= Teck Cominco smelter =

Smelter in Trail, British Columbia

The Teck Cominco smelter, also known as the Teck Cominco Lead-Zinc Smelter, Cominco Smelter, and Trail smelter located in Trail, British Columbia, Canada, is the largest integrated lead-zinc smelter of its kind in the world. It is situated approximately 10 mi north of the border between British Columbia, Canada and Washington, in the United States, on the Columbia River. It is owned and operated by Vancouver, British Columbia-based Teck Cominco Metals Ltd—renamed Teck Resources.

Since 1896, there has been a copper and gold smelting operation in the area. The original company, Consolidated Mining and Smelting Company of Canada, was founded in 1906 through a merger of several entities then under the control of the Canadian Pacific Railway (CPR). In July 2001, Cominco and Teck Resources merged and in 2008, Teck Cominco renamed itself as Teck. By 2018, the Teck Cominco smelter complex had been in operation for over a century. It provided 1,400 jobs in 2018, making it the largest employer in the small city of Trail, with a population of 7800. In 2017, the smelter produced more than 230,000 tons of zinc, which is used in rustproofing both iron and steel. Teck reported that they had invested CA$525 million in the late 2010s to "improve efficiency and performance at its Trail Operations" and that they intend to invest an added CA$150 million. The Trail Operations contributed CA$169 million to Teck Resources CA$3.3-billion gross profit in 2017.

==Overview==

The original Trail smelter for the nearby Rossland mines, was founded by the American mining engineer F. Augustus Heinze (1869 - 1914) who had already built a smelter in Butte, Montana. In 1896, Heinze initially incorporated his smelting and mining company in the United States and then in Canada. Within a period of 4 years, Heinze owned the "smelter, mining interests, railway lines, railway charters, and associated land grants." Walter Hull Aldridge (b. 1867), an American mining and metallurgical engineer, took a position with the president of the Canadian Pacific Railway (CPR), Sir William Van Horne, to negotiate a deal with Heinze. Under Aldridge's direction, the CPR's mining interests were incorporated under the name of the Consolidated Mining & Smelting Company, then known as the Consolidated or CM&S. At that time, Consolidated "controlled many of British Columbia's largest lead, silver, gold and copper mines, as well as the large reduction works at Trail."

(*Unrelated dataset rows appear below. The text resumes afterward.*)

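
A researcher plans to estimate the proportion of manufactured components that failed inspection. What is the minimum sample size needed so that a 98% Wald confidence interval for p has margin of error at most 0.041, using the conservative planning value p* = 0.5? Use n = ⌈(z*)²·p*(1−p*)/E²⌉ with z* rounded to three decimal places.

n = 805

The 98% critical value is z* = 2.326.
p*(1−p*) = 0.50·0.50 = 0.2500.
Required n before rounding: 5.410276 × 0.2500 / 0.041² = 804.622.
⌈804.622⌉ = 805.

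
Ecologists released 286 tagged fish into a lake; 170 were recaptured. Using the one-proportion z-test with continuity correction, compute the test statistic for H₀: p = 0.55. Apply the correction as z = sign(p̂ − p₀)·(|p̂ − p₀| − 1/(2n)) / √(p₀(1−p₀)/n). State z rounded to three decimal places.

With x = 170 successes in n = 286, p̂ = 0.59441. p̂ − p₀ = 0.044406.
1/(2n) = 0.001748.
Corrected numerator: |0.044406| − 0.001748 = 0.042658.
SE₀ = √(0.55·0.45/286) = 0.029417.
z = (+)0.042658/0.029417 = 1.450.

z = 1.450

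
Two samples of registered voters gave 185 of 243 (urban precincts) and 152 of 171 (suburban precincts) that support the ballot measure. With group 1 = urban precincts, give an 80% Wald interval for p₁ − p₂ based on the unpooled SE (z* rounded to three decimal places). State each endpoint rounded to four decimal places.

(-0.1742, -0.0809)

p̂₁ = 0.76132, p̂₂ = 0.88889, so the observed difference is -0.12757.
Unpooled SE = √(p̂₁(1−p̂₁)/n₁ + p̂₂(1−p̂₂)/n₂) = √(0.000747792 + 0.000577576) = 0.036406.
For 80% confidence, z* = 1.282. Margin of error = 0.04667.
So the interval runs from -0.1742 to -0.0809.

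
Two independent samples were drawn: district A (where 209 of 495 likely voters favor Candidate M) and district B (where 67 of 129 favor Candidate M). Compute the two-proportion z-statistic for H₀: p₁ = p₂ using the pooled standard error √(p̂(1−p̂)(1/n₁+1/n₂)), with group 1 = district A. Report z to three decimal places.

z = -1.979

Sample proportions: p̂₁ = 209/495 = 0.42222 and p̂₂ = 67/129 = 0.51938.
Pooling: p̂ = 276/624 = 0.44231.
Pooled SE = √[0.2466716·0.00977214] ≈ 0.049097.
z = -0.09716/0.049097 = -1.979.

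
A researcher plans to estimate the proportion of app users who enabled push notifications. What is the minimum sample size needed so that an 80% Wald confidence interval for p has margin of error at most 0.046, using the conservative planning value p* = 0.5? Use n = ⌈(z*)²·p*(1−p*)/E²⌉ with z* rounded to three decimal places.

For 80% confidence, z* = 1.282.
p*(1−p*) = 0.2500.
(z*)²·p*(1−p*)/E² = 1.643524·0.2500/0.002116 = 194.178.
⌈194.178⌉ = 195.

n = 195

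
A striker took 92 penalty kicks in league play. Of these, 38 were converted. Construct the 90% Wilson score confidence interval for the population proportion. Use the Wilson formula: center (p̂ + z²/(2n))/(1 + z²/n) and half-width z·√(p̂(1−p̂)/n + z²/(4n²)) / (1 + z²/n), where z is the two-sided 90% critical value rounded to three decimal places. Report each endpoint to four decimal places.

(0.3323, 0.4988)

Here p̂ = 38/92 = 0.41304 and z = 1.645 (z² = 2.706025).
Denominator 1 + z²/n = 1 + 2.706025/92 = 1.029413.
Center = (0.41304 + 0.014707)/1.029413 = 0.41553.
Radicand: p̂(1−p̂)/n + z²/(4n²) = 0.002635202 + 0.000079927 = 0.002715129.
Half-width = 1.645·√0.002715129/1.029413 = 0.08327.
So the interval runs from 0.3323 to 0.4988.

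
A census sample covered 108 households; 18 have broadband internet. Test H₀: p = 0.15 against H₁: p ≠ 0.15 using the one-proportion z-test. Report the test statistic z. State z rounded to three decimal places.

z = 0.485

The sample proportion is 18/108 = 0.16667.
Under H₀, SE = √(p₀(1−p₀)/n) = √(0.15·0.85/108) = √0.001180556 = 0.034359.
Test statistic: z = 0.01667/0.034359 = 0.485.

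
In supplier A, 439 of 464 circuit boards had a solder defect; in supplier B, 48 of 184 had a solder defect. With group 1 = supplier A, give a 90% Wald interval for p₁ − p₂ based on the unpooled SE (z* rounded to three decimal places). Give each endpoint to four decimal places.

p̂₁ = 0.94612, p̂₂ = 0.26087, so the observed difference is 0.68525.
Unpooled SE = √(p̂₁(1−p̂₁)/n₁ + p̂₂(1−p̂₂)/n₂) = √(0.000109863 + 0.001047916) = 0.034026.
z* = 1.645 at the 90% level. Margin = 1.645·0.034026 = 0.05597.
CI: 0.68525 ± 0.05597 = (0.6293, 0.7412).

(0.6293, 0.7412)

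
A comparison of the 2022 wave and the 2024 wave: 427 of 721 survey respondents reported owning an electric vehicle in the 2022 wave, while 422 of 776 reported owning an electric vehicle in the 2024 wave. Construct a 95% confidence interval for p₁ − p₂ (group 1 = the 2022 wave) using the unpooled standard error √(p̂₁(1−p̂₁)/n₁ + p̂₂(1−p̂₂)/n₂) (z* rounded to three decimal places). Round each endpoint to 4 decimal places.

p̂₁ = 427/721 = 0.59223, p̂₂ = 422/776 = 0.54381; p̂₁ − p̂₂ = 0.04842.
Unpooled SE = √(p̂₁(1−p̂₁)/n₁ + p̂₂(1−p̂₂)/n₂) = √(0.000334942 + 0.000319691) = 0.025586.
For 95% confidence, z* = 1.960. Margin = 1.960·0.025586 = 0.05015.
Interval: 0.04842 ± 0.05015 → (-0.0017, 0.0986).

(-0.0017, 0.0986)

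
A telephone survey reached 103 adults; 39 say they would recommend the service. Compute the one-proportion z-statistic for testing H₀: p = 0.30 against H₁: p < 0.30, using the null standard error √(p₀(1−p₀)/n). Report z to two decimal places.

z = 1.74

The sample proportion is 39/103 = 0.37864.
SE₀ = √(0.30·0.70/103) = 0.045153.
Test statistic: z = 0.07864/0.045153 = 1.74.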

In 1910, CM&S anticipated the decline of its Rossland mines and purchased the lead-zinc ore-rich Sullivan Mine. At that time, it was difficult to smelt ore from the Sullivan mine because of the presence of iron sulphide. A metallurgist from Ontario, Randolphe 'Ralph' William Diamond who was hired by Consolidated, developed the process known as differential flotation that separated minerals by letting them "float" by "sticking to bubbles formed in certain mixtures of chemicals and oils". This ground-breaking technology increased production at the Sullivan Mine making it profitable for decades. It required a "long-term stable workforce" not just itinerant workers; mining towns grew around the mines and smelter. While 1924, was a peak year in terms of production, by 1927, sulphur dioxide (SO2) emissions from the smelter had contaminated the vegetation and the land of the Columbia River valley in Washington State. Damages were estimated at $350,000 by the International Joint Commission in 1927.

In 1934, Cominco had initiated heavy water research at the smelter but it did not gain momentum until the outbreak of World War II. During the war, the Allies cooperated in researching nuclear fission with the goal of developing an atomic bomb. New research had revealed that heavy water could slow down the uranium neutron, making a chain reaction possible. Under the tenure of Selwyn G. Blaylock as Cominco's president, the smelter was upgraded as part of the Manhattan Project's heavy water production program, under code name the P-9 Project. Princeton University physicist Hugh S. Taylor, who was in charge of United States Office of Scientific Research and Development (OSRD) research on heavy water research, gave Cominco $20,000 towards the upgrade modifications. Cominco produced heavy water for the United States from 1942 until 1956.

In the 1950s, a hydroelectric dam—the Waneta Dam—was built south of Trail on the Pend D’Oreille River, which provided inexpensive electricity to the smelter.

For decades the smelter provided well-paying employment for people who had only a high school education. Intergenerational families worked at the smelter and the company became Trail's "economic and cultural centre."

In the spring of 2017, Teck Resources announced that they were considering a CA$1.2-billion deal to sell its Waneta Dam to BC Hydro. At the time, union members who work at the Teck were concerned about the smelter's future. Teck had expanded its operations worldwide and the Trail operations only contributed CA$92 million of Teck's CA$3.3-billion gross profit in 2017.